Il regista svizzero-panamense Andrés Peyrot debutta alla regia di un lungometraggio con God is a Woman, film di apertura dell'edizione 2023 della Settimana della Critica.
L'affascinante progetto riesce a raccontare un capitolo poco conosciuto della storia del cinema mettendo al tempo stesso al centro della narrazione i soggetti di un documentario "perduto", riuscendo a offrire un ritratto ricco di sfumature dei suoi soggetti.
Un'opera incompleta
Al centro della trama del documentario God is a Woman c'è infatti il popolo Kuna che il premio Oscar Pierre-Dominique Gaisseau aveva scelto come protagonista di una sua nuova opera, dopo aver vinto il premio Oscar.
Il filmmaker si era quindi trasferito insieme alla moglie e alla figlia nell'area, vivendo a Panama per oltre un anno.
A ostacolare la produzione del suo film sono stati però i problemi economici che hanno portato alla confisca delle bobine girate in quel periodo. A distanza di molti decenni i Kuna non hanno ancora potuto vedere il film, diventato oggetto di racconti che hanno assunto, di generazione in generazione, dei contorni simili a una leggenda, fino a quando a Parigi viene scoperta una copia dell'opera.
Una narrazione ben costruita
Peyrot sa trovare il giusto equilibrio tra lo spazio dato alla parte della storia in cui si ripercorre il fallimento di un progetto e come il lavoro di un artista rischi di andare perduto per sempre a causa di questioni burocratiche, mostrando anche il tragico deterioramento della pellicola originale, e quello dato al popolo Kuna, allontanandosi inoltre da facili stereotipi. Tramite i dialoghi con le persone coinvolte nelle riprese del film di Gaisseau, il regista porta alla luce le difficoltà che si possono incontrare nel ritrarre tradizioni e culture radicalmente diverse dalla propria. Dopo quasi cinquanta anni, infatti, anche chi era stato coinvolto dal premio Oscar, come l'anziano Arysteides Turpana, è consapevole che si rischi sempre di offrire una prospettiva non obiettiva e persino idealizzata di un modo di vivere con pochi punti in comune con la quotidianità occidentale. Dall'enfatizzare la struttura matriarcale della società, a cui fa riferimento anche il titolo Dio è donna, a tratteggiare immagini idilliache che potrebbero stimolare il turismo, chi lavora a un documentario dovrebbe essere attento a non compiere errori che potrebbero far spezzare il rapporto di fiducia con i propri soggetti.

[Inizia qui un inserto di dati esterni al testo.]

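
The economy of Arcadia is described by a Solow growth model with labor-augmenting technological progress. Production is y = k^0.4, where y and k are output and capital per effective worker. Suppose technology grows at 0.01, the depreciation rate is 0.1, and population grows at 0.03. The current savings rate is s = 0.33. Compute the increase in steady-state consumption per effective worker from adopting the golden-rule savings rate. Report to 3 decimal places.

Δc ≈ 0.021

Capital per effective worker breaks even when investment replaces (n + g + δ)·k; here n + g + δ = 0.14.
Current steady state (s = 0.33): k* = (0.33/0.14)^(1/0.6) ≈ 4.1749, y* = 4.1749^0.4 ≈ 1.7712, c* = (1−0.33)·1.7712 ≈ 1.1867.
Golden rule sets MPK = n+g+δ: 0.4·k^(0.4−1) = 0.14, so k_gold = (0.4/0.14)^(1/0.6) ≈ 5.7529.
y_gold = 5.7529^0.4 ≈ 2.0135, c_gold = y_gold − 0.14·k_gold ≈ 1.2081.
Gain: Δc = 1.2081 − 1.1867 ≈ 0.0214.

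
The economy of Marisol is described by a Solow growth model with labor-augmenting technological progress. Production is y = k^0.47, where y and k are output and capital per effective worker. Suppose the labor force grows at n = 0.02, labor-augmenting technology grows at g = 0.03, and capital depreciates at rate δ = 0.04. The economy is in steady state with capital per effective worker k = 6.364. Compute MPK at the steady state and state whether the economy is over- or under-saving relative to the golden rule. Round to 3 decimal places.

The effective depreciation rate is n + g + δ = 0.02 + 0.03 + 0.04 = 0.09.
MPK = 0.47·k^(0.47−1) = 0.47·6.364^(-0.53) ≈ 0.1762.
MPK > 0.09, so the economy is dynamically efficient (under-saving).

under-saving; MPK ≈ 0.176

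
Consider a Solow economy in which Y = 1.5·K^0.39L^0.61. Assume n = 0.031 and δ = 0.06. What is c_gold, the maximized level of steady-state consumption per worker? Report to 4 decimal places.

c_gold ≈ 3.0067

The effective depreciation rate is n + δ = 0.031 + 0.06 = 0.091.
Golden rule sets MPK = n+δ: 0.39·1.5·k^(0.39−1) = 0.091, so k_gold = (0.39·1.5/0.091)^(1/0.61) ≈ 21.1241.
y_gold = 1.5·21.1241^0.39 ≈ 4.9290.
c_gold = y_gold − (n+δ)·k_gold = 4.9290 − 0.091·21.1241 ≈ 3.0067.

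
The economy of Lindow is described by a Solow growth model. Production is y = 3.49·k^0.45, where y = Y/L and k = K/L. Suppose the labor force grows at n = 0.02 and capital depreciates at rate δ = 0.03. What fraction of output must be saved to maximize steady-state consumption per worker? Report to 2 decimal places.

s_gold = 0.45

Capital per worker breaks even when investment replaces (n + δ)·k; here n + δ = 0.05.
At the golden rule MPK = n+δ, and in any Cobb-Douglas steady state s = (n+δ)·k/y = MPK·k/y = capital's share 0.45.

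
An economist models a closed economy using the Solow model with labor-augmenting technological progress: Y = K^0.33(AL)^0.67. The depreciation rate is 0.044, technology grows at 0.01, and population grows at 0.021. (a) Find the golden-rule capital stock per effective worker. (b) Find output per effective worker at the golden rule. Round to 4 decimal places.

The effective depreciation rate is n + g + δ = 0.021 + 0.01 + 0.044 = 0.075.
Maximizing c = f(k) − (n+g+δ)·k gives f'(k) = n+g+δ, i.e. 0.33·k^(0.33−1) = 0.075, so k_gold = (0.33/0.075)^(1/0.67) ≈ 9.1280.
y_gold = 9.1280^0.33 ≈ 2.0746.

(a) k_gold ≈ 9.1280; (b) y_gold ≈ 2.0746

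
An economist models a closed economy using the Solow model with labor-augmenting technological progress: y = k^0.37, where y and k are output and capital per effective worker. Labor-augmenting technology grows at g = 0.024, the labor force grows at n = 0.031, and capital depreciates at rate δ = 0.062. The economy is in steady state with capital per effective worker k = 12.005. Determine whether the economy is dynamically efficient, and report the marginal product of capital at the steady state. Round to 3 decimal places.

Break-even investment rate: n + g + δ = 0.031 + 0.024 + 0.062 = 0.117.
MPK = 0.37·k^(0.37−1) = 0.37·12.005^(-0.63) ≈ 0.0773.
MPK < 0.117, so the economy is dynamically inefficient (over-saving).

dynamically inefficient; MPK ≈ 0.077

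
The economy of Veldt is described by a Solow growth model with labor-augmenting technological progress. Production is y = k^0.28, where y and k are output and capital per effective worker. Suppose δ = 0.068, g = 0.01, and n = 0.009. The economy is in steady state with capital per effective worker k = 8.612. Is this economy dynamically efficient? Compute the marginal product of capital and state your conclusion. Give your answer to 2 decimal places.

dynamically inefficient; MPK ≈ 0.06

n + g + δ = 0.009 + 0.01 + 0.068 = 0.087.
MPK = 0.28·k^(0.28−1) = 0.28·8.612^(-0.72) ≈ 0.0594.
MPK < 0.087, so the economy is dynamically inefficient (over-saving).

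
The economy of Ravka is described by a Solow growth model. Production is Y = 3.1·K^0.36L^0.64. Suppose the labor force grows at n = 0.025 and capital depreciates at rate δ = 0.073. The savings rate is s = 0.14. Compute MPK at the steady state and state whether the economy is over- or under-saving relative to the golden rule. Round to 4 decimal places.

The effective depreciation rate is n + δ = 0.025 + 0.073 = 0.098.
Steady-state k*: s·A·k^0.36 = 0.098·k gives k* = (0.14·3.1/0.098)^(1/0.64) ≈ 10.2279.
MPK = 0.36·3.1·10.2279^(-0.64) ≈ 0.2520.
MPK > n+δ = 0.098, so the economy is dynamically efficient (under-saving).

under-saving; MPK ≈ 0.2520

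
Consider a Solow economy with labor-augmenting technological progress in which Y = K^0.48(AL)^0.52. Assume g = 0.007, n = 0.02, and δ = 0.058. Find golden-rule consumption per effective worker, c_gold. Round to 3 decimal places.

c_gold ≈ 2.570

Capital per effective worker breaks even when investment replaces (n + g + δ)·k; here n + g + δ = 0.085.
Setting f'(k) = n+g+δ gives 0.48·k^(0.48−1) = 0.085, hence k_gold = (0.48/0.085)^(1/0.52) ≈ 27.9134.
y_gold = 27.9134^0.48 ≈ 4.9430.
c_gold = y_gold − (n+g+δ)·k_gold = 4.9430 − 0.085·27.9134 ≈ 2.5704.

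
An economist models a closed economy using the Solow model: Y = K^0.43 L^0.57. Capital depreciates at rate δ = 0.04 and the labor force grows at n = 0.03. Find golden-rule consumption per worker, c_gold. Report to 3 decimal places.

c_gold ≈ 2.242

Break-even investment rate: n + δ = 0.03 + 0.04 = 0.07.
Maximizing c = f(k) − (n+δ)·k gives f'(k) = n+δ, i.e. 0.43·k^(0.43−1) = 0.07, so k_gold = (0.43/0.07)^(1/0.57) ≈ 24.1605.
y_gold = 24.1605^0.43 ≈ 3.9331.
c_gold = y_gold − (n+δ)·k_gold = 3.9331 − 0.07·24.1605 ≈ 2.2419.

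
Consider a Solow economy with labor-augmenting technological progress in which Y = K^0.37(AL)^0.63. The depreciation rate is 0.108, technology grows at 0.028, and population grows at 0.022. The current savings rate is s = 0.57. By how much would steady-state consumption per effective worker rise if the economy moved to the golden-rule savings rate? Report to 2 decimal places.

Δc ≈ 0.12

Break-even investment rate: n + g + δ = 0.022 + 0.028 + 0.108 = 0.158.
Current steady state (s = 0.57): k* = (0.57/0.158)^(1/0.63) ≈ 7.6643, y* = 7.6643^0.37 ≈ 2.1245, c* = (1−0.57)·2.1245 ≈ 0.9135.
Maximizing c = f(k) − (n+g+δ)·k gives f'(k) = n+g+δ, i.e. 0.37·k^(0.37−1) = 0.158, so k_gold = (0.37/0.158)^(1/0.63) ≈ 3.8599.
y_gold = 3.8599^0.37 ≈ 1.6483, c_gold = y_gold − 0.158·k_gold ≈ 1.0384.
Gain: Δc = 1.0384 − 0.9135 ≈ 0.1249.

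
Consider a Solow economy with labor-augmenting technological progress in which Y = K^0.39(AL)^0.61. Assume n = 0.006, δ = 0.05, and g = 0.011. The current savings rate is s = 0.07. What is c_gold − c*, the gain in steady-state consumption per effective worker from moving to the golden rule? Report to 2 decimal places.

Break-even investment rate: n + g + δ = 0.006 + 0.011 + 0.05 = 0.067.
Current steady state (s = 0.07): k* = (0.07/0.067)^(1/0.61) ≈ 1.0744, y* = 1.0744^0.39 ≈ 1.0284, c* = (1−0.07)·1.0284 ≈ 0.9564.
Golden rule sets MPK = n+g+δ: 0.39·k^(0.39−1) = 0.067, so k_gold = (0.39/0.067)^(1/0.61) ≈ 17.9507.
y_gold = 17.9507^0.39 ≈ 3.0838, c_gold = y_gold − 0.067·k_gold ≈ 1.8811.
Gain: Δc = 1.8811 − 0.9564 ≈ 0.9247.

Δc ≈ 0.92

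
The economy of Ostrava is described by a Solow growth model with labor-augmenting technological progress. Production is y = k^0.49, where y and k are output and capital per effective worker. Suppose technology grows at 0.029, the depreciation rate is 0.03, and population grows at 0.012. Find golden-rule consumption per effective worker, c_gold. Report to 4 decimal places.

c_gold ≈ 3.2629

Capital per effective worker breaks even when investment replaces (n + g + δ)·k; here n + g + δ = 0.071.
Setting f'(k) = n+g+δ gives 0.49·k^(0.49−1) = 0.071, hence k_gold = (0.49/0.071)^(1/0.51) ≈ 44.1546.
y_gold = 44.1546^0.49 ≈ 6.3979.
c_gold = y_gold − (n+g+δ)·k_gold = 6.3979 − 0.071·44.1546 ≈ 3.2629.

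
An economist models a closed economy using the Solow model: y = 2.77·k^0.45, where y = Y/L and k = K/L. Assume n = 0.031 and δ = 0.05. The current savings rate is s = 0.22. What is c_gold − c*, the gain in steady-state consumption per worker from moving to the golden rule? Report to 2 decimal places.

The effective depreciation rate is n + δ = 0.031 + 0.05 = 0.081.
Current steady state (s = 0.22): k* = (0.22·2.77/0.081)^(1/0.55) ≈ 39.2181, y* = 2.77·39.2181^0.45 ≈ 14.4394, c* = (1−0.22)·14.4394 ≈ 11.2627.
Setting f'(k) = n+δ gives 0.45·2.77·k^(0.45−1) = 0.081, hence k_gold = (0.45·2.77/0.081)^(1/0.55) ≈ 144.0651.
y_gold = 2.77·144.0651^0.45 ≈ 25.9317, c_gold = y_gold − 0.081·k_gold ≈ 14.2624.
Gain: Δc = 14.2624 − 11.2627 ≈ 2.9997.

Δc ≈ 3.00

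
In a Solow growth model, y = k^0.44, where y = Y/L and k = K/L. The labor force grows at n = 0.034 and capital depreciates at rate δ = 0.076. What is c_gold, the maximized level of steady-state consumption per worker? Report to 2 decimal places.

c_gold ≈ 1.66

The effective depreciation rate is n + δ = 0.034 + 0.076 = 0.11.
At the golden rule the marginal product of capital equals n+δ: 0.44·k^(0.44−1) = 0.11. Solving, k_gold = (0.44/0.11)^(1/0.56) ≈ 11.8880.
y_gold = 11.8880^0.44 ≈ 2.9720.
c_gold = y_gold − (n+δ)·k_gold = 2.9720 − 0.11·11.8880 ≈ 1.6643.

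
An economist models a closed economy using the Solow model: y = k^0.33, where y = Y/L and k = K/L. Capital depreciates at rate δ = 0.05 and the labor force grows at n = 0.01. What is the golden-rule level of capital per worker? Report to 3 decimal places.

Capital per worker breaks even when investment replaces (n + δ)·k; here n + δ = 0.06.
Golden rule sets MPK = n+δ: 0.33·k^(0.33−1) = 0.06, so k_gold = (0.33/0.06)^(1/0.67) ≈ 12.7356.

k_gold ≈ 12.736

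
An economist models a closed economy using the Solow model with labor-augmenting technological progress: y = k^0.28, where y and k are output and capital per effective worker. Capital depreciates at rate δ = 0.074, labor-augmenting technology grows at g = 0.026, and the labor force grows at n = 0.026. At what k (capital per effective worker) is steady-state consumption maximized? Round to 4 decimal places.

n + g + δ = 0.026 + 0.026 + 0.074 = 0.126.
Setting f'(k) = n+g+δ gives 0.28·k^(0.28−1) = 0.126, hence k_gold = (0.28/0.126)^(1/0.72) ≈ 3.0314.

k_gold ≈ 3.0314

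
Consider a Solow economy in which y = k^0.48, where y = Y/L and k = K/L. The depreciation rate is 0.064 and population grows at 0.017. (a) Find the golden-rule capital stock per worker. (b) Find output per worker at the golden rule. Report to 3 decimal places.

Capital per worker breaks even when investment replaces (n + δ)·k; here n + δ = 0.081.
Maximizing c = f(k) − (n+δ)·k gives f'(k) = n+δ, i.e. 0.48·k^(0.48−1) = 0.081, so k_gold = (0.48/0.081)^(1/0.52) ≈ 30.6245.
y_gold = 30.6245^0.48 ≈ 5.1679.

(a) k_gold ≈ 30.625; (b) y_gold ≈ 5.168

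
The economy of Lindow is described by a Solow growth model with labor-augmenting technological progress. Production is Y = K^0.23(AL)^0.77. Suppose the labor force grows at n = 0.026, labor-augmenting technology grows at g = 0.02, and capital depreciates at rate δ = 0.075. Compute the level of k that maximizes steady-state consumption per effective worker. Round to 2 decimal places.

Capital per effective worker breaks even when investment replaces (n + g + δ)·k; here n + g + δ = 0.121.
Maximizing c = f(k) − (n+g+δ)·k gives f'(k) = n+g+δ, i.e. 0.23·k^(0.23−1) = 0.121, so k_gold = (0.23/0.121)^(1/0.77) ≈ 2.3028.

k_gold ≈ 2.30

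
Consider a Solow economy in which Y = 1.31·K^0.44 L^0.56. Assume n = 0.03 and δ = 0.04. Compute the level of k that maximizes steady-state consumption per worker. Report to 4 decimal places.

k_gold ≈ 43.1565

Capital per worker breaks even when investment replaces (n + δ)·k; here n + δ = 0.07.
Maximizing c = f(k) − (n+δ)·k gives f'(k) = n+δ, i.e. 0.44·1.31·k^(0.44−1) = 0.07, so k_gold = (0.44·1.31/0.07)^(1/0.56) ≈ 43.1565.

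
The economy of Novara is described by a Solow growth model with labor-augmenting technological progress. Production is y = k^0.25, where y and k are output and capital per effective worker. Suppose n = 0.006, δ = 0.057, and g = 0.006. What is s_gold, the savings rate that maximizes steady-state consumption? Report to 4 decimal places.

Break-even investment rate: n + g + δ = 0.006 + 0.006 + 0.057 = 0.069.
At the golden rule MPK = n+g+δ, and in any Cobb-Douglas steady state s = (n+g+δ)·k/y = MPK·k/y = capital's share 0.25.

s_gold = 0.2500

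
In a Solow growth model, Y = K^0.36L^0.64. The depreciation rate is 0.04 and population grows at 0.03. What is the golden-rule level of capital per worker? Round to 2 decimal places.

The effective depreciation rate is n + δ = 0.03 + 0.04 = 0.07.
Setting f'(k) = n+δ gives 0.36·k^(0.36−1) = 0.07, hence k_gold = (0.36/0.07)^(1/0.64) ≈ 12.9198.

k_gold ≈ 12.92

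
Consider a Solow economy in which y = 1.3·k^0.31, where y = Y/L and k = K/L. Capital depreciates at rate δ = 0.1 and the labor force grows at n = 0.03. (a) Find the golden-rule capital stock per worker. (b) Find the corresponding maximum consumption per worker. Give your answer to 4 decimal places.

(a) k_gold ≈ 5.1537; (b) c_gold ≈ 1.4912

Break-even investment rate: n + δ = 0.03 + 0.1 = 0.13.
Golden rule sets MPK = n+δ: 0.31·1.3·k^(0.31−1) = 0.13, so k_gold = (0.31·1.3/0.13)^(1/0.69) ≈ 5.1537.
y_gold = 1.3·5.1537^0.31 ≈ 2.1612; c_gold = y_gold − 0.13·k_gold ≈ 1.4912.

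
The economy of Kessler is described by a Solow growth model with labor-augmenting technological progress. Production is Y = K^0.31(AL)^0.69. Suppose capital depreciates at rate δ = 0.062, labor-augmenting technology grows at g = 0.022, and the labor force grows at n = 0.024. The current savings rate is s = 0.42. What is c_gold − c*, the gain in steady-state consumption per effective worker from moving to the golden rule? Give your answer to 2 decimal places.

Δc ≈ 0.04

The effective depreciation rate is n + g + δ = 0.024 + 0.022 + 0.062 = 0.108.
Current steady state (s = 0.42): k* = (0.42/0.108)^(1/0.69) ≈ 7.1585, y* = 7.1585^0.31 ≈ 1.8407, c* = (1−0.42)·1.8407 ≈ 1.0676.
Maximizing c = f(k) − (n+g+δ)·k gives f'(k) = n+g+δ, i.e. 0.31·k^(0.31−1) = 0.108, so k_gold = (0.31/0.108)^(1/0.69) ≈ 4.6098.
y_gold = 4.6098^0.31 ≈ 1.6060, c_gold = y_gold − 0.108·k_gold ≈ 1.1081.
Gain: Δc = 1.1081 − 1.0676 ≈ 0.0405.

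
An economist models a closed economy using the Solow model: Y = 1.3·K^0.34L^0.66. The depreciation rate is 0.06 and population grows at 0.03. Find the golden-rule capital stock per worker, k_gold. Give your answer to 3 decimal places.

k_gold ≈ 11.149

Break-even investment rate: n + δ = 0.03 + 0.06 = 0.09.
At the golden rule the marginal product of capital equals n+δ: 0.34·1.3·k^(0.34−1) = 0.09. Solving, k_gold = (0.34·1.3/0.09)^(1/0.66) ≈ 11.1492.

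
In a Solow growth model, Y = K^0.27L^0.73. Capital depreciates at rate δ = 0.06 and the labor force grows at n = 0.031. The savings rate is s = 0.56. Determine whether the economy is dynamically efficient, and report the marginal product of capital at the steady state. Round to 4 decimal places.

dynamically inefficient; MPK ≈ 0.0439

Capital per worker breaks even when investment replaces (n + δ)·k; here n + δ = 0.091.
Steady-state k*: s·k^0.27 = 0.091·k gives k* = (0.56/0.091)^(1/0.73) ≈ 12.0510.
MPK = 0.27·12.0510^(-0.73) ≈ 0.0439.
MPK < n+δ = 0.091, so the economy is dynamically inefficient (over-saving).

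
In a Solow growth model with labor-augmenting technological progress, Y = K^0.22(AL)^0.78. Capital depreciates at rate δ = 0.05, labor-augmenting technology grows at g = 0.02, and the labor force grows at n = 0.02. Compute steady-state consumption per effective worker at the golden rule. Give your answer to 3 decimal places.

Capital per effective worker breaks even when investment replaces (n + g + δ)·k; here n + g + δ = 0.09.
Maximizing c = f(k) − (n+g+δ)·k gives f'(k) = n+g+δ, i.e. 0.22·k^(0.22−1) = 0.09, so k_gold = (0.22/0.09)^(1/0.78) ≈ 3.1453.
y_gold = 3.1453^0.22 ≈ 1.2867.
c_gold = y_gold − (n+g+δ)·k_gold = 1.2867 − 0.09·3.1453 ≈ 1.0036.

c_gold ≈ 1.004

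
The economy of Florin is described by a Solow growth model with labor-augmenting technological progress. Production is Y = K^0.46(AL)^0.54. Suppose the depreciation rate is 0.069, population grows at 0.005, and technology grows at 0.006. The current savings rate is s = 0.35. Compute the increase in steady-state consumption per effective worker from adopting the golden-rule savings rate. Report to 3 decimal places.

Capital per effective worker breaks even when investment replaces (n + g + δ)·k; here n + g + δ = 0.08.
Current steady state (s = 0.35): k* = (0.35/0.08)^(1/0.54) ≈ 15.3814, y* = 15.3814^0.46 ≈ 3.5158, c* = (1−0.35)·3.5158 ≈ 2.2852.
At the golden rule the marginal product of capital equals n+g+δ: 0.46·k^(0.46−1) = 0.08. Solving, k_gold = (0.46/0.08)^(1/0.54) ≈ 25.5148.
y_gold = 25.5148^0.46 ≈ 4.4374, c_gold = y_gold − 0.08·k_gold ≈ 2.3962.
Gain: Δc = 2.3962 − 2.2852 ≈ 0.1109.

Δc ≈ 0.111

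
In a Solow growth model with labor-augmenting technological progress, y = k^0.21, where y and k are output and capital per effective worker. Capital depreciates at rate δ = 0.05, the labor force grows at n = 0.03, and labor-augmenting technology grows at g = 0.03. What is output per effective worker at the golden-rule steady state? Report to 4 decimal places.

The effective depreciation rate is n + g + δ = 0.03 + 0.03 + 0.05 = 0.11.
Setting f'(k) = n+g+δ gives 0.21·k^(0.21−1) = 0.11, hence k_gold = (0.21/0.11)^(1/0.79) ≈ 2.2671.
Output: y_gold = k_gold^0.21 = 2.2671^0.21 ≈ 1.1875.

y_gold ≈ 1.1875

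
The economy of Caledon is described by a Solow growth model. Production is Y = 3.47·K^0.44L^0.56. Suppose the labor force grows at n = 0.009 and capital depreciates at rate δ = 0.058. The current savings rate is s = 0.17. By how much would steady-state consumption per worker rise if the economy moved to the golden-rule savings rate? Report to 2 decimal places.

Δc ≈ 6.75

n + δ = 0.009 + 0.058 = 0.067.
Current steady state (s = 0.17): k* = (0.17·3.47/0.067)^(1/0.56) ≈ 48.6374, y* = 3.47·48.6374^0.44 ≈ 19.1689, c* = (1−0.17)·19.1689 ≈ 15.9102.
Setting f'(k) = n+δ gives 0.44·3.47·k^(0.44−1) = 0.067, hence k_gold = (0.44·3.47/0.067)^(1/0.56) ≈ 265.7525.
y_gold = 3.47·265.7525^0.44 ≈ 40.4669, c_gold = y_gold − 0.067·k_gold ≈ 22.6614.
Gain: Δc = 22.6614 − 15.9102 ≈ 6.7513.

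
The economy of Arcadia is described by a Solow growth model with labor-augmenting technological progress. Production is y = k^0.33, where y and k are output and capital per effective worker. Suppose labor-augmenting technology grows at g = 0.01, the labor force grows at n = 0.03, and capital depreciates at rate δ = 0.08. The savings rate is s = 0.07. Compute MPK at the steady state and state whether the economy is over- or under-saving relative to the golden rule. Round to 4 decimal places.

under-saving; MPK ≈ 0.5657

The effective depreciation rate is n + g + δ = 0.03 + 0.01 + 0.08 = 0.12.
Steady-state k*: s·k^0.33 = 0.12·k gives k* = (0.07/0.12)^(1/0.67) ≈ 0.4473.
MPK = 0.33·0.4473^(-0.67) ≈ 0.5657.
MPK > n+g+δ = 0.12, so the economy is dynamically efficient (under-saving).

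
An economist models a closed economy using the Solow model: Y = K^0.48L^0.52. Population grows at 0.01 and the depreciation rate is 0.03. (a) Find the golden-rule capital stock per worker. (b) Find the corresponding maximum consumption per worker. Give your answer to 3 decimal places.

(a) k_gold ≈ 118.946; (b) c_gold ≈ 5.154

n + δ = 0.01 + 0.03 = 0.04.
At the golden rule the marginal product of capital equals n+δ: 0.48·k^(0.48−1) = 0.04. Solving, k_gold = (0.48/0.04)^(1/0.52) ≈ 118.9456.
y_gold = 118.9456^0.48 ≈ 9.9121; c_gold = y_gold − 0.04·k_gold ≈ 5.1543.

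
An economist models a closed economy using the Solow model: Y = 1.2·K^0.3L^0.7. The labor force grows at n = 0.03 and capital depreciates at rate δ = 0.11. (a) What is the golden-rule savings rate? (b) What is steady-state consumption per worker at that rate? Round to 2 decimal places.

(a) s_gold = 0.30; (b) c_gold ≈ 1.26

The effective depreciation rate is n + δ = 0.03 + 0.11 = 0.14.
For Cobb-Douglas, s_gold equals capital's share: s_gold = 0.3.
Setting f'(k) = n+δ gives 0.3·1.2·k^(0.3−1) = 0.14, hence k_gold = (0.3·1.2/0.14)^(1/0.7) ≈ 3.8545.
y_gold = 1.2·3.8545^0.3 ≈ 1.7987; c_gold = (1−0.3)·y_gold ≈ 1.2591.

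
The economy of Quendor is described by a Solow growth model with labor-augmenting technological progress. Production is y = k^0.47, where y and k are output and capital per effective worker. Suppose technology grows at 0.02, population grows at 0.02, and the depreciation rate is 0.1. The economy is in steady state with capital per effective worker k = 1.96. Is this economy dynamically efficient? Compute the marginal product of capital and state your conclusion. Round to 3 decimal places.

dynamically efficient; MPK ≈ 0.329

The effective depreciation rate is n + g + δ = 0.02 + 0.02 + 0.1 = 0.14.
MPK = 0.47·k^(0.47−1) = 0.47·1.96^(-0.53) ≈ 0.3290.
MPK > 0.14, so the economy is dynamically efficient (under-saving).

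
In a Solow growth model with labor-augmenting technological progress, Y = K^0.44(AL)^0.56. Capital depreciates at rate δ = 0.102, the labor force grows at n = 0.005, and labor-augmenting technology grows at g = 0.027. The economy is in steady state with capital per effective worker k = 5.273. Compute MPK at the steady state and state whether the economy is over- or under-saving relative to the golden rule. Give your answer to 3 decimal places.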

Andres Peyrot riesce a farlo dando spazio alle esperienze delle varie generazioni e celebrandone il desiderio di tramandare la propria cultura, anche tramite un ritrovamento agognato a lungo, e di promuoverla in modo nuovo, due approcci che spesso non sono in sintonia.
Sullo schermo si passa quindi dalle sequenze musicali a ritmo di rap ai rituali tradizionali, regalando anche dei simpatici ed emozionanti dialoghi tra chi aveva girato il documentario di Gaisseau e chi è nato anni dopo, dovendo quindi solo fidarsi, non senza un pizzico di scetticismo, di quanto raccontato fino a un epilogo in cui passato e presente si fondono con immagini suggestive e cariche di significato.
L'importante concetto del potersi riappropriare della propria storia, avendo così a proprio favore il potere dell'arte di immortalare momenti e storie, sostiene bene God is a Woman, regalando un'opera stimolante e con più di uno spunto di riflessione, visivamente ben costruita e musicalmente coinvolgente.
Conclusioni
Come visto nella nostra recensione, Andres Peyrot compie un esordio convincente con il suo documentario God is a Woman. La narrazione si evolve senza intoppi mantenendo sempre alta l'attenzione e offrendo numerosi elementi in grado di far riflettere sull'importanza culturale dell'arte cinematografica e sulle difficoltà affrontate dalle popolazioni nel preservare le proprie tradizioni.
Pur non approfondendo del tutto alcuni passaggi della storia e dichiarazioni, il film riesce senza fatica nel suo intento, artistico ed educativo.
Perché ci piace
- Il regista ha la capacità di intrecciare varie dimensioni narrative in modo convincente.
- L'onestà delle persone coinvolte, che non esitano a condividere le proprie opinioni, è efficace.
- Il contrasto tra le varie generazioni è gestito con bravura dal regista.
Cosa non va
- Alcuni passaggi della storia vengono gestiti in modo fin troppo rapido.
- Un paio di interviste avrebbero forse meritato maggiore spazio.
- La sequenza finale, seppur emozionante e di grande impatto, avrebbe potuto durare qualche minuto in più per permettere di apprezzare pienamente l'opera di Gaisseau.